Expanded wage cap could halt transfers for six Serie A clubs | OneFootball

Expanded wage cap could halt transfers for six Serie A clubs | OneFootball

In partnership with

Yahoo sports
Icon: gonfialarete.com

gonfialarete.com

·28 novembre 2025

Expanded wage cap could halt transfers for six Serie A clubs

Immagine dell'articolo:Expanded wage cap could halt transfers for six Serie A clubs

The upcoming January transfer market could prove particularly complicated for Atalanta, Fiorentina, Genoa, Lazio, Napoli, and Torino.

Expanded Labor Cost: the new parameter that could block the market for six Serie A clubs

As mentioned yesterday, there are six clubs at risk of being restricted due to the expanded labor cost indicator (CLA), the new parameter introduced by the FIGC to measure the economic sustainability of football clubs.


OneFootball Video


What is the Expanded Labor Cost

The CLA is an index that relates two fundamental elements:

Expanded labor cost (CLA): includes the costs of sports personnel, amortizations and devaluations of player contracts, as well as agent commissions not included in the contract cost.

Revenues (R): include commercial revenues, sponsorships, audiovisual rights, income from player loans net of costs, and capital gains or proceeds from sales.

The indicator is therefore obtained from the ratio CLA / R. If this ratio exceeds the threshold set by the Federal Council on the recommendation of Covisoc, the club is considered unsustainable and risks significant market restrictions.

A federal official, commenting on the new parameter, summarizes the logic behind the change: “It is a way to align with international standards and prevent clubs from spending more than they can afford.”

The new regulatory framework: farewell to the liquidity index

The winter session of 2025 marks the farewell to the liquidity index as the main criterion for the market, replaced by the CLA. This is a change desired by FIGC President Gabriele Gravina, to introduce a tool more in line with European cost control rules.

The maximum value of the indicator is currently set at 0.8, but by next summer it will drop to 0.6, making the system even more stringent.

As a Calcio e Finanza analyst recalls: “The January market will be the first real test.

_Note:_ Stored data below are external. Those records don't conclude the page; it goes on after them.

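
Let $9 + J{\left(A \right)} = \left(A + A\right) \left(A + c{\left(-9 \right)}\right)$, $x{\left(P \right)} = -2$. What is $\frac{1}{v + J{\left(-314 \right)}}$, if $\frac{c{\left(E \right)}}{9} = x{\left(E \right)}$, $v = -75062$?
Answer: $\frac{1}{133425} \approx 7.4948 \cdot 10^{-6}$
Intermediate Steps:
$c{\left(E \right)} = -18$ ($c{\left(E \right)} = 9 \left(-2\right) = -18$)
$J{\left(A \right)} = -9 + 2 A \left(-18 + A\right)$ ($J{\left(A \right)} = -9 + \left(A + A\right) \left(A - 18\right) = -9 + 2 A \left(-18 + A\right)$)
$\frac{1}{v + J{\left(-314 \right)}} = \frac{1}{-75062 - \left(-11295 - 197192\right)} = \frac{1}{-75062 + \left(-9 + 11304 + 2 \cdot 98596\right)} = \frac{1}{-75062 + \left(-9 + 11304 + 197192\right)} = \frac{1}{-75062 + 208487} = \frac{1}{133425}$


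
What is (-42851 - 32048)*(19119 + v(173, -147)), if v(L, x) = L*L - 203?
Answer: -3658441655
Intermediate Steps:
v(L, x) = -203 + L² (v(L, x) = L² - 203 = -203 + L²)
(-42851 - 32048)*(19119 + v(173, -147)) = (-42851 - 32048)*(19119 + (-203 + 173²)) = -74899*(19119 + (-203 + 29929)) = -74899*(19119 + 29726) = -74899*48845 = -3658441655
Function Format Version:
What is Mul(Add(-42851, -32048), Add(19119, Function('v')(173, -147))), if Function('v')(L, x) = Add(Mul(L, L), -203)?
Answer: -3658441655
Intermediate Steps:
Function('v')(L, x) = Add(-203, Pow(L, 2)) (Function('v')(L, x) = Add(Pow(L, 2), -203) = Add(-203, Pow(L, 2)))
Mul(Add(-42851, -32048), Add(19119, Function('v')(173, -147))) = Mul(Add(-42851, -32048), Add(19119, Add(-203, Pow(173, 2)))) = Mul(-74899, Add(19119, Add(-203, 29929))) = Mul(-74899, Add(19119, 29726)) = Mul(-74899, 48845) = -3658441655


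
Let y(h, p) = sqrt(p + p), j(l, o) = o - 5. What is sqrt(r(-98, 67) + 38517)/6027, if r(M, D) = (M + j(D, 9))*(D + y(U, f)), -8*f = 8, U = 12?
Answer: sqrt(32219 - 94*I*sqrt(2))/6027 ≈ 0.029782 - 6.1441e-5*I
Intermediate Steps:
j(l, o) = -5 + o
f = -1 (f = -1/8*8 = -1)
y(h, p) = sqrt(2)*sqrt(p) (y(h, p) = sqrt(2*p) = sqrt(2)*sqrt(p))
r(M, D) = (4 + M)*(D + I*sqrt(2)) (r(M, D) = (M + (-5 + 9))*(D + sqrt(2)*sqrt(-1)) = (M + 4)*(D + sqrt(2)*I) = (4 + M)*(D + I*sqrt(2)))
sqrt(r(-98, 67) + 38517)/6027 = sqrt((4*67 + 67*(-98) + 4*I*sqrt(2) + I*(-98)*sqrt(2)) + 38517)/6027 = sqrt((268 - 6566 + 4*I*sqrt(2) - 98*I*sqrt(2)) + 38517)*(1/6027) = sqrt((-6298 - 94*I*sqrt(2)) + 38517)*(1/6027) = sqrt(32219 - 94*I*sqrt(2))*(1/6027) = sqrt(32219 - 94*I*sqrt(2))/6027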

From here on, those who do not have their accounts in order risk only being able to make outgoing moves.”

What happens if the threshold is exceeded

In case of exceeding the limit, the FIGC can impose:

total or partial market block,

the necessity of sales to return to parameters,

registration bans or restrictions on the number of new entries.

The real risk for the six involved teams is having to forgo new acquisitions or being forced to make operations that reduce the overall costs of sports personnel.

Why six clubs are at risk

In recent financial statements, Atalanta, Fiorentina, Genoa, Lazio, Napoli, and Torino have recorded a ratio between CLA and revenues too close to – or beyond – the allowed limit. Contributing factors are:

an increase in squad and staff costs,

significant amortizations due to player contracts purchased in recent years,

revenues not sufficiently high to support such expenses.

A sports law expert explains: “The CLA rewards those with solid revenues and calibrated costs. It penalizes those who have invested heavily without proportionally increasing income.”

A real threat to the January market

The new rule is designed to promote sustainability, transparency, and more responsible economic management. But in the short term, it risks becoming a concrete threat for clubs aiming to strengthen their squads in January.

If the situation is not rebalanced in upcoming financial statements, the only way to avoid sanctions will be to act on outgoing transfers or reduce the wage bill. For many clubs, the winter market of 2025-2026 could turn more into an exercise in containment than an opportunity for growth.

This article was translated into English by Artificial Intelligence. You can read the original version in 🇮🇹 here.